III.

Ma queste chiacchiere pettegole furono ben presto offuscate da un fatto terribile che venne a gettare lo sgomento e il terrore in tutto il quartierino sino allora sì pacifico e tranquillo.

Ecco che cosa avvenne.

Erano passati più di quindici giorni dal fatto del famoso incendio, quando una sera la signora Tina, svegliandosi improvvisamente nel cuore della notte, sentì il posto vicino a sè vuoto.

Tastò due o tre volte con la mano per sentire il consorte, poi invasa all’improvviso da un un folle terrore, si mise a gridare:

— Cesare!
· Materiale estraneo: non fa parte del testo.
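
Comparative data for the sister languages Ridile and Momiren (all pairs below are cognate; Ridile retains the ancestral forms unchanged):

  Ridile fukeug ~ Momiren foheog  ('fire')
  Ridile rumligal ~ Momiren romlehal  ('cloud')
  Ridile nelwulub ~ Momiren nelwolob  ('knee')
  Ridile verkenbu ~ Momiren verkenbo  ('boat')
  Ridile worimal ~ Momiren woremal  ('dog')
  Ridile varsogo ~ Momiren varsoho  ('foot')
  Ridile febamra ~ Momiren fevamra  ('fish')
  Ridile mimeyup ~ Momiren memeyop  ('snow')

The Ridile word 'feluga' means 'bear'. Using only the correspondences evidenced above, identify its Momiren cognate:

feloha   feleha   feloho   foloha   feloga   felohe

feloha

fukeug ~ foheog, nelwulub ~ nelwolob — Ridile u corresponds to Momiren o after a consonant, before a consonant other than r, m, n, p, b, f, v.
rumligal ~ romlehal — Ridile g corresponds to Momiren h between vowels (before a back vowel).
Applying these to Ridile 'feluga':
  feluga → feloga   (u→o after a consonant, before a consonant other than r, m, n, p, b, f, v)
  feloga → feloha   (g→h between vowels (before a back vowel))
So the Momiren cognate is 'feloha'.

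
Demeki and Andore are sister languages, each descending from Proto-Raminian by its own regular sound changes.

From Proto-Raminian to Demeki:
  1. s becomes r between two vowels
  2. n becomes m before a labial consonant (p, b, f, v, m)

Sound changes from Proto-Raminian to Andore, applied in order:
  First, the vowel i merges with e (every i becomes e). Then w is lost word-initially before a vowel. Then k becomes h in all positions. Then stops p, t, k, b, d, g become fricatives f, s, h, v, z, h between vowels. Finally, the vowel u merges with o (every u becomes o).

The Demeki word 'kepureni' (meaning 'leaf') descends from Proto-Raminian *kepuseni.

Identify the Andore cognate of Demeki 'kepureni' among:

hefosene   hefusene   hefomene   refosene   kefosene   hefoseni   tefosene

Andore: *kepuseni
  kepuseni → kepusene   [vowel merger]
  kepusene (rule 2 does not apply)
  kepusene → hepusene   [unconditioned shift]
  hepusene → hefusene   [intervocalic lenition]
  hefusene → hefosene   [vowel merger]
  giving Andore hefosene.
Only 'hefosene' matches the regular Andore development of *kepuseni.

hefosene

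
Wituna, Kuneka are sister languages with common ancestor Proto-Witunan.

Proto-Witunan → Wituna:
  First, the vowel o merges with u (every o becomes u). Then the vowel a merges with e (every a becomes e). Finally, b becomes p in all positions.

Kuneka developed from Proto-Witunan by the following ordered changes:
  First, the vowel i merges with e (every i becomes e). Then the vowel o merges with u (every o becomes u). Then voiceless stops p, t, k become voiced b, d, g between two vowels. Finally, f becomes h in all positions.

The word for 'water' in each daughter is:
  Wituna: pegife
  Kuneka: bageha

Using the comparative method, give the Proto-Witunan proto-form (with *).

*bagifa

Position 5: Wituna has f, Kuneka has h. Wituna preserves f here (none of its changes turn any other segment into f), so the proto-segment is *f.
Position 1: Wituna has p, Kuneka has b. Taking the neighbouring segments as reconstructed: Wituna p could go back to *p or *b; Kuneka b can only go back to *b — the one source consistent with every daughter is *b.
Position 2: Wituna has e, Kuneka has a. Kuneka preserves a here (none of its changes turn any other segment into a), so the proto-segment is *a.
Continuing position by position gives *bagifa; check it forward:
Wituna: start from *bagifa.
  rule 1: no change — bagifa
  rule 2 (vowel merger): bagifa → begife
  rule 3 (unconditioned shift): begife → pegife
  ⇒ Wituna pegife
Kuneka: start from *bagifa.
  rule 1 (vowel merger): bagifa → bagefa
  rule 2: no change — bagefa
  rule 3: no change — bagefa
  rule 4 (unconditioned shift): bagefa → bageha
  ⇒ Kuneka bageha
*bagifa is the unique common source.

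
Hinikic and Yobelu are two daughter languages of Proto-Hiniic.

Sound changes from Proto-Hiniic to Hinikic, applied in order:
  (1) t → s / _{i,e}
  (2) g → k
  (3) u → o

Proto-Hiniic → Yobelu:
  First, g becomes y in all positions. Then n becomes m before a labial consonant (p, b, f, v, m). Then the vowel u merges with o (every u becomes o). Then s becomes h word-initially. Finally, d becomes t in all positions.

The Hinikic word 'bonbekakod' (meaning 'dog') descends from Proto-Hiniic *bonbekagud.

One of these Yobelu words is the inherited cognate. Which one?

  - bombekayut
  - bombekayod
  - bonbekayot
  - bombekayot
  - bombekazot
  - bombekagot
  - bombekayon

bombekayot

Yobelu: start from *bonbekagud.
  rule 1 (unconditioned shift): bonbekagud → bonbekayud
  rule 2 (nasal place assimilation): bonbekayud → bombekayud
  rule 3 (vowel merger): bombekayud → bombekayod
  rule 4: no change — bombekayod
  rule 5 (unconditioned shift): bombekayod → bombekayot
  ⇒ Yobelu bombekayot
Only 'bombekayot' matches the regular Yobelu development of *bonbekagud.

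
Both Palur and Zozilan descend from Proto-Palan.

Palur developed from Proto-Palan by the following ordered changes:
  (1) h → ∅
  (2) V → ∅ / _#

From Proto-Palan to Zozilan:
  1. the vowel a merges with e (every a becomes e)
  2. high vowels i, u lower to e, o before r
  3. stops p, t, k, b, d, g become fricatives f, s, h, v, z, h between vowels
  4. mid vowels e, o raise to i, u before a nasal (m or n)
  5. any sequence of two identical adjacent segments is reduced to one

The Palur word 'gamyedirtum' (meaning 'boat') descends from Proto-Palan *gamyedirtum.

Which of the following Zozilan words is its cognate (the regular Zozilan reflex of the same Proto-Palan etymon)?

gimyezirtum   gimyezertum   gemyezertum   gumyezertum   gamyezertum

Zozilan: *gamyedirtum > gemyedirtum > gemyedertum > gemyezertum > gimyezertum  (by vowel merger, pre-rhotic lowering, intervocalic lenition, pre-nasal raising)
Among the options, 'gimyezertum' alone shows every Zozilan change applied in order.

gimyezertum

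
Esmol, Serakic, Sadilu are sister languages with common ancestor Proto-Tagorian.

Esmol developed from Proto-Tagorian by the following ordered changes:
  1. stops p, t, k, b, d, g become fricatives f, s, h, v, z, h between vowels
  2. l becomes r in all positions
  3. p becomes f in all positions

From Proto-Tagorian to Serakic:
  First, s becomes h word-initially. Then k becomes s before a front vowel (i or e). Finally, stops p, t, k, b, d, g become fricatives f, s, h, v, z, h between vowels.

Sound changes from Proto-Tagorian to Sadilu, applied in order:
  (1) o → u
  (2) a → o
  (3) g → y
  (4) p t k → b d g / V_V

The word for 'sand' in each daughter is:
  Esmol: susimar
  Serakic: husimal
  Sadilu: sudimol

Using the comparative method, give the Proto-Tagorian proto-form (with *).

*sutimal

Position 6: Esmol has a, Serakic has a, Sadilu has o. Esmol preserves a here (none of its changes turn any other segment into a), so the proto-segment is *a.
Position 3: Esmol has s, Serakic has s, Sadilu has d. Taking the neighbouring segments as reconstructed: Esmol s could go back to *t or *s; Serakic s could go back to *t or *k or *s; Sadilu d could go back to *t or *d — the one source consistent with every daughter is *t.
Verify the candidate proto-form against each daughter:
Esmol: *sutimal > susimal > susimar  (by intervocalic lenition, unconditioned shift)
Serakic: start from *sutimal.
  rule 1 (debuccalisation): sutimal → hutimal
  rule 2: no change — hutimal
  rule 3 (intervocalic lenition): hutimal → husimal
  ⇒ Serakic husimal
Sadilu: *sutimal
  sutimal (rule 1 does not apply)
  sutimal → sutimol   [vowel merger]
  sutimol (rule 3 does not apply)
  sutimol → sudimol   [intervocalic voicing]
  giving Sadilu sudimol.
*sutimal is the unique common source.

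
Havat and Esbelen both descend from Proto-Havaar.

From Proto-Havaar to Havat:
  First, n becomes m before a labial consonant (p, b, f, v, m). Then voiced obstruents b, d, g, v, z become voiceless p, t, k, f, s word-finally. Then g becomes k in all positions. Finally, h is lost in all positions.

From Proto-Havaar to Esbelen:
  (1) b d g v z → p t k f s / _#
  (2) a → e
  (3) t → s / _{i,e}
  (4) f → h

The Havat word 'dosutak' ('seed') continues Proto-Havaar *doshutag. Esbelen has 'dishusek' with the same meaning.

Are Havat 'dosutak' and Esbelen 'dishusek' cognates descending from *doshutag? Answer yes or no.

Derive the expected Esbelen reflex of *doshutag:
Esbelen: *doshutag
  doshutag → doshutak   [final devoicing]
  doshutak → doshutek   [vowel merger]
  doshutek → doshusek   [palatalisation]
  doshusek (rule 4 does not apply)
  giving Esbelen doshusek.
The regular Esbelen reflex would be 'doshusek', but the attested form is 'dishusek'. The correspondence is irregular, so they are not cognates (the Esbelen form has a different source).

no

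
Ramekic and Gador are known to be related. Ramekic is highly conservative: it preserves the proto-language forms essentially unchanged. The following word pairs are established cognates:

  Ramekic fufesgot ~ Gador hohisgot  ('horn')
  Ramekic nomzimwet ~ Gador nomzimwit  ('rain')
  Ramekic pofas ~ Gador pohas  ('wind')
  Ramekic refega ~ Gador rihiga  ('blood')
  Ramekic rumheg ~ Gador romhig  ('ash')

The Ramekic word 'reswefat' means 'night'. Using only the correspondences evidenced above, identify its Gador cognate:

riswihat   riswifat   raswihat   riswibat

riswihat

fufesgot ~ hohisgot, nomzimwet ~ nomzimwit — Ramekic e corresponds to Gador i after a consonant, before a consonant other than r, m, n, p, b, f, v.
refega ~ rihiga — Ramekic e corresponds to Gador i after a consonant, before a labial obstruent.
pofas ~ pohas — Ramekic f corresponds to Gador h between vowels (before a back vowel).
Applying these to Ramekic 'reswefat':
  reswefat → riswefat   (e→i after a consonant, before a consonant other than r, m, n, p, b, f, v)
  riswefat → riswifat   (e→i after a consonant, before a labial obstruent)
  riswifat → riswihat   (f→h between vowels (before a back vowel))
So the Gador cognate is 'riswihat'.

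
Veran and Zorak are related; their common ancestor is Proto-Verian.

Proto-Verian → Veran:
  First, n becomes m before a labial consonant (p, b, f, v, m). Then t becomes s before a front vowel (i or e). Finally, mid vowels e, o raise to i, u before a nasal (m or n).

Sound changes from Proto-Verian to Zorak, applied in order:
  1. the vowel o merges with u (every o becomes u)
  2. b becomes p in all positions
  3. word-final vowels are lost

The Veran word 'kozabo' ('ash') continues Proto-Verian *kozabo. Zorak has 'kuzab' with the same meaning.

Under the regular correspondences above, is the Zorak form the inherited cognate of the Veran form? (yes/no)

Derive the expected Zorak reflex of *kozabo:
Zorak: start from *kozabo.
  rule 1 (vowel merger): kozabo → kuzabu
  rule 2 (unconditioned shift): kuzabu → kuzapu
  rule 3 (apocope): kuzapu → kuzap
  ⇒ Zorak kuzap
The regular Zorak reflex would be 'kuzap', but the attested form is 'kuzab'. The correspondence is irregular, so they are not cognates (the Zorak form has a different source).

no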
Cesare!...

Ma il marito comparve subito sulla porta, in sole mutande, pallido e molto agitato.

— Eccomi qua, eccomi, cara, – rispose egli a bassa voce.

La signora, sempre sbigottita, mormorò:

— Dove sei andato?

Ma Cesare rispose:

— Non hai dunque sentito nulla, tu?

La signora Tina rispose:

— Io, no.... dormiva.

— Non hai sentito nulla?

— No; ma che è stato dunque?

Cesare rispose:

— Sono stato svegliato da un grido.... pareva venisse di là, nella scala.

— Sei stato a vedere? – mormorò la signora tremando.

— Sì.... e non ho sentito più nulla.

— Forse avrai sognato.... – mormorò la giovane signora.

— Oh no.... è stato un grido terribile!

— Vieni a letto, vieni a letto, – si mise a gridare la povera signora Tina terrorizzata.

— Vengo subito, non aver paura, – mormorò Cesare.

E si cacciò sotto le coltri.

Ma egli tremava come una foglia: ed era tutto di ghiaccio.

— Che sarà mai stato? – mormorava.

— Avrai sognato, – badava a ripetere la signora Tina, vinta però suo malgrado da un misterioso terrore.

— Era un grido terribile, – ripetè Cesare, sempre turbato.

La signora Tina, stretta a suo marito, finì per addormentarsi.

Ma Cesare rimase tutto il resto della notte sveglio, agitato da uno strano fremito febbrile.

Il mattino dopo, all’alba, una forte scampanellata all’uscio del quartierino li fece sobbalzare, ambedue.

Cesare si vestì in fretta e corse ad aprire.

La scala era piena di gente.

Quando Cesare si presentò alla porta uno spettacolo orribile gli si fece alla vista.

Il signor Pompeo livido, spaventoso a vedersi, giaceva sgozzato sul pianerottolo.

Giaceva a mezzo fuori dell’uscio, in camicia: un’orribile ferita gli squarciava il collo; il sangue aveva invaso tutto il pianerottolo ed era colato giù per gli scalini, e lambiva la porta del quartierino di Cesare.

Egli retrocesse inorridito, pallido più del cadavere.

Il morto, con le braccia larghe, sozzo di sangue raggrumato e nerastro, il volto sollevato, gli occhi aperti e vitrei, pareva guardarlo con orribile fissità.

Dietro a lui veniva la signora Tina. A quello spettacolo ella non resse: mandò un grido straziante e cadde dietro riversa, svenuta.